Condescending Couples Think Their Lifestyle Is Better Than Being Single: How ‘Normative Idealization’ Works
Have you ever listened in on a conversation between a single person and a married couple? Did you hear the phrases “being single works for me” and “I’m a relationship kind of person” being thrown around? Well, based on a recent study, what you may have perceived as a “live and let live” exchange was actually a self-righteous single telling a married couple that flying solo is spectacular, and a couple telling a single that being in a relationship is something he could benefit from. It’s called “normative idealization,” and it refers to the tendency to idealize your own lifestyle over others’ and the belief that others would benefit from the way you live, too.

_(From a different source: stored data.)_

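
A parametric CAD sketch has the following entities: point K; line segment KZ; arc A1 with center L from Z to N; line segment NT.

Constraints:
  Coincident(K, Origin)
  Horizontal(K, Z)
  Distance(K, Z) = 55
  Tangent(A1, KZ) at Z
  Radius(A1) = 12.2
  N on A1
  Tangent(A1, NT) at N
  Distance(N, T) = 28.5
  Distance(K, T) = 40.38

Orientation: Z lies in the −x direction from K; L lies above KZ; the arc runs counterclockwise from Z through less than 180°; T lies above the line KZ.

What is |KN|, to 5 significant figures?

45.320

Checks: ∠(LZ, ZK) = 90.00° ✓; |LN| = 12.20 ✓; ∠(LN, NT) = 90.00° ✓; |NT| = 28.50 ✓; |KT| = 40.38 ✓.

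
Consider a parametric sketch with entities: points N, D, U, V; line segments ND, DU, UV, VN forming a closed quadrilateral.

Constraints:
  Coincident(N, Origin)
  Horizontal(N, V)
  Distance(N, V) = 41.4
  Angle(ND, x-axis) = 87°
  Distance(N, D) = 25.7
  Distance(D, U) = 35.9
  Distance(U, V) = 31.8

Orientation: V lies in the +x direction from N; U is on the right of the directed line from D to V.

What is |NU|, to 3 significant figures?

14.1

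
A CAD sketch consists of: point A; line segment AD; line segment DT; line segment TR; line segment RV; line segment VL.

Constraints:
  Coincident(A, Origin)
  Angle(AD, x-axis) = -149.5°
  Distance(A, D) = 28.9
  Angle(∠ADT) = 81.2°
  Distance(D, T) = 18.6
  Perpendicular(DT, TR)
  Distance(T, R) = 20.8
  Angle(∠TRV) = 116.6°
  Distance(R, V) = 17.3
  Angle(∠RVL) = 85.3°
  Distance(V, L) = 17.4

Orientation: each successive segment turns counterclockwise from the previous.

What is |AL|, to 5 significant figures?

17.933

A is at the origin; AD runs at -149.5° with length 28.9, so D = (-24.901, -14.668). ∠ADT = 81.2° gives DT at -50.700° from the x-axis; with |DT| = 18.6, T = (-13.120, -29.061). The perpendicularity gives TR at right angles to DT, so TR runs at 39.300°; with |TR| = 20.8, R = (2.9757, -15.887). ∠TRV = 116.6° gives RV at 102.70° from the x-axis; with |RV| = 17.3, V = (-0.82766, 0.98978). ∠RVL = 85.3° gives VL at -162.60° from the x-axis; with |VL| = 17.4, L = (-17.431, -4.2135). Then |AL| = |L − A| = 17.933.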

The idea of normative idealization, at first, seems very innocent. People who like their lives want to share that sentiment with others. But really, what researchers at Stanford University and the University of Waterloo found was that people were more judgmental of others’ lifestyles when they felt like the concept of their own position in life was being threatened. The less stable a participant’s life was, the study found, the more likely they were to go to greater lengths to promote the advantages of their own relationship status. “Building on existing evidence that people are motivated to rationalize circumstances they perceive as likely to persist, we predicted that participants’ perceptions of the stability of their own relational status would lead them to rationalize that status,” the researchers wrote.
A team of psychologists conducted four studies in order to compile the data. In the first two studies, they found connections between perceptions of stability and idealizations. In the second two studies, the researchers found that the perception of stability had an effect on people’s judgments of individuals in the same position they were in, as well as their judgment of those in a different position from their own. In an article in The Conversation, Ph.D. student Samantha Joel says this about the study:
It seems then that people look down on people with opposing relationship statuses as a way to feel better about their own. This kind of judgment is really a form of defensiveness. A person who has taken a different path in life can threaten our confidence in our own lifestyle, particularly if we feel that our own lifestyle is not easily changed. A good way to combat that sense of threat is to convince ourselves that our way is the only right way. So the next time you catch yourself looking down on someone else’s lifestyle … ask yourself if it is possible that you are actually a little bit envious.
Of course, this one study can’t quite predict why people feel the way they do about their relationship status overall. Any number of factors, including society’s negative stigmatization of being single, could contribute to how people form opinions about relationships and whether it’s beneficial to be in one. However, this study does take a good look at whether our values are ever-present, or constantly changing based on our station in life.